Kut-le’s mouth became a narrow seam.
“As soon as I can get you into the Sierra Madre, I shall marry you. You are practically a well woman now. But I am not going to hurry overmuch. You are going to love me first and you are going to love this life first. Then we will go to Paris until the storm has passed.”
Rhoda did not seem to hear him. She tossed her arms restlessly.
“Please send Marie to me,” she said finally. “You will permit me to eat something perhaps?”
Kut-le left the room at once. In a short time he returned with Marie, who bore a steaming bowl which he himself flanked with a dish of luscious melon. The woman propped Rhoda adroitly to a sitting position and Kut-le gravely balanced the bowl against the girl’s knees. The stew which the bowl contained was delicious, and Rhoda ate it to the last drop. She ate in silence, while Kut-le watched her with unspeakable longing in his eyes. The room was almost dark when the simple meal was finished. Marie brightened the fire and smoothed Rhoda’s blankets.
“Kut-le go now,” said the Pueblo woman. “You rest. In morning, Marie bring white squaw some clothes.”
Rhoda was glad to pillow her head on her arm but it was long before she slept. She tried to piece together her faint and distorted recollection of the occurrences since the morning when the mesa had risen through the dawn. But her only clear picture was of John DeWitt’s wild face as she disappeared into the fissure. She recalled its look of agony and sobbed a little to herself as she realized what torture he and the Newmans must have endured since her disappearance. And yet she was very hopeful. If her friends could come as close to her as they did before the mesa, they must be learning Kut-le’s methods. Surely the next time luck would not play so well for the Indian.

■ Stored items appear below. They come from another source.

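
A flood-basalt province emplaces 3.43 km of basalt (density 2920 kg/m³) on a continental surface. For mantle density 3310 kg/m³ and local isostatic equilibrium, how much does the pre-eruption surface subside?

3.03 km

Subaerial loading: s = t ρ_load / ρ_m.
s = 3.43 km × 2920/3310 = 3.03 km.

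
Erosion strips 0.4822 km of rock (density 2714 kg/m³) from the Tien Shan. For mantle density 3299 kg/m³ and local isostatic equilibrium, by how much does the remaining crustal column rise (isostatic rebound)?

0.397 km

Unloading: uplift u = e ρ_c/ρ_m = 0.4822 km × 2714/3299 = 0.397 km.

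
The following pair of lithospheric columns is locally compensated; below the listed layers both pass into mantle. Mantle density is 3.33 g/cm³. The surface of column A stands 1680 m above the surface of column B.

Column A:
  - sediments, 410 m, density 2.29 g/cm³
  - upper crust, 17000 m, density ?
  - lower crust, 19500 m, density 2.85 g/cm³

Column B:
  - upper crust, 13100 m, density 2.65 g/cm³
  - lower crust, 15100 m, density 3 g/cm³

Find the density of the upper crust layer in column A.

2.76 g/cm³

Take the compensation level at the base of the deeper column (depth z_c below the surface of column A) and equate Σ ρ_i t_i down to z_c; mantle fills any gap and the z_c terms cancel.
Column A: 410×2.29 + 17000×ρ + 19500×2.85 + (z_c − 36910)×3.33
Column B: 1680×0 + 13100×2.65 + 15100×3 + (z_c − 1680 − 28200)×3.33
The z_c×3.33 term appears on both sides and cancels. Collect the known terms of each column as K = Σ(ρt)_known − 3.33 × (depth of known layers): K_A = 56513.9 − 3.33×36910 = −66396.4; K_B = 80015 − 3.33×(1680 + 28200) = −19485.4.
Balance: K_A + 17000×ρ = K_B, so ρ = (K_B − K_A)/17000 = 46911/17000 = 2.76 g/cm³.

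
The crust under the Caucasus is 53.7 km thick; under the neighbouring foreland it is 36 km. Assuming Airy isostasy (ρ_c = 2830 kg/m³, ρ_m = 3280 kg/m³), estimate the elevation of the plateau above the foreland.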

Rhoda woke in the morning to the sound of song. Marie knelt on the ground before a sloping slab of stone and patiently kneeded corn with a smaller stone. Her song, a quaint repetition of short mellow syllables pleased Rhoda’s sensitive ear and she lay listening. When Marie saw Rhoda’s wide eyes she came to the girl’s side.
“You feel good now?” she queried.
“Yes, much better. I want to get up.”
The Indian woman nodded.
“Marie clean white squaw’s clothes. White squaw wear Marie’s. Now Marie help you wash.”
Rhoda smiled.
“You are not an Apache if you want me to bathe!”
Marie answered indignantly.
“Marie is Pueblo squaw!”
The clothes that Marie brought, Rhoda thought very attractive. There was a soft wool underdress of creamiest tint. Over this Marie pulled, fastening it at one shoulder, a gay, many-colored overdress which, like the one she herself wore, reached to the knees. Rhoda pulled on her own high laced boots which had been neatly mended. Then the two turned their attention to the neglected braid of hair.